Scenario:
An application running on an Amazon EC2 instance needs to access an Amazon S3 bucket to read and write files. However, you do not want to hardcode the AWS access key and secret access key in the EC2 instance.
Solution:
You can use an IAM role to grant the EC2 instance the necessary permissions to access the S3 bucket.
To set this up, you would create an IAM role with permissions to access the S3 bucket and then attach the role to the EC2 instance. The EC2 instance can then use the role's temporary security credentials to access the S3 bucket.
To create an IAM role and attach it to an Amazon Elastic Compute Cloud (EC2), and then allow the EC2 instance to access an Amazon Simple Storage Service (S3)bucket using the command line. Here's an example of how you might do this:
First of all, please make sure to configure the AWS CLI.
Step 1:
Once the CLI is configured, you can create an IAM policy using the create-policy command. For example, to create a policy called "s3-access-policy.json" with permissions to access S3, you might use a command like this:
aws iam create-policy --policy-name s3-access-policy --policy-document file://s3-access-policy.json
The s3-access-policy.json file in this example would contain a JSON document describing the permissions that you want to grant to the role. You can find more information on creating policy documents at Policies and permissions in IAM
Here's an example policy document that would allow the policy to read and write objects in an S3 bucket called my-s3-bucket1232023:
{
"Version": "2012-10-17",
"Statement": [{
"Effect": "Allow",
"Action": [
"s3:ListBucket",
"s3:GetObject",
"s3:PutObject"
],
"Resource": [
"arn:aws:s3:::my-s3-bucket1232023",
"arn:aws:s3:::my-s3-bucket1232023/*"
]
}]
}
Step 2:
Create an policy which is an JSON file that defines trust relationship of IAM role like here we are creating ec2-assume-policy.json file which would contain a JSON document describing the permissions that you want to grant to the role.

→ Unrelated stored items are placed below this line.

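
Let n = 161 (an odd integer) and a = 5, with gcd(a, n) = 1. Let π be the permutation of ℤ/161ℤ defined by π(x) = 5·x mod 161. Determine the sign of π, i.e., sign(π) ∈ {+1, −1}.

+1

Trace 68: π^k(68) = [68, 18, 90, 128, 157, 141, 61] for k=0..6.
π_5 has 5 disjoint cycles with lengths [66, 66, 22, 6, 1] on {0,…,160}.
sign(π) = (−1)^{n − #cycles} = (−1)^{161−5} = (−1)^156 = +1.
(5|161)_J = +1 (Zolotarev's lemma cross-check).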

Here's an example policy document that would allow the role to be assumed by EC2 instances:
{
"Version": "2012-10-17",
"Statement": [{
"Effect": "Allow",
"Principal": {
"Service": "ec2.amazonaws.com"
},
"Action": "sts:AssumeRole"
}]
}
Step 3:
Once the trust policy has been created, you can create an IAM role using the create-role command. you can create an IAM Role using 'create-role' command from aws-cli-create-role-command-docs
aws iam create-role --role-name MyEC2RoleToAccessS3 --assume-role-policy-document file://ec2-assume-policy.json
Step 4:
Once the role has been created, you can attach it to an EC2 Instance using the attach-role-policy command as seen below.
`aws iam attach-role-policy --role-name MyEC2RoleToAccessS3 --policy-arn "arn:aws:iam::642434777320:policy/s3-access-policy"`
Step 5:
Call the create-instance-profile command, followed by add-role-to-instance-profile command to create the IAM Instance profile MyEC2RoleToAccessS3
aws iam create-instance-profile --instance-profile-name MyEC2RoleToAccessS3InstProfile
aws iam add-role-to-instance-profile --role-name MyEC2RoleToAccessS3 --instance-profile-name MyEC2RoleToAccessS3InstProfile
Step 6:
Finally, attach the IAM role to an existing EC2 instance that was originally launched without an IAM role using the associate-iam-instance-profile command to attach the instance profile MyEC2RoleToAccessS3 for the newly created IAM Role, MyEC2RoleToAccessS3. For example:
aws ec2 associate-iam-instance-profile --instance-id i-0963e29cdd7ce325f --iam-instance-profile Name=MyEC2RoleToAccessS3InstProfile
After performing all these 6 steps, an EC2 instance will be associated using given IAM Role MyEC2RoleToAccessS3, and Now, the EC2 instance will have the necessary permissions to access the S3 bucket through the IAM role.
As we have given permission for only accessing the specific bucket (my-s3-bucket1232023), that's why we are only available to access that and not able to access any other bucket except this.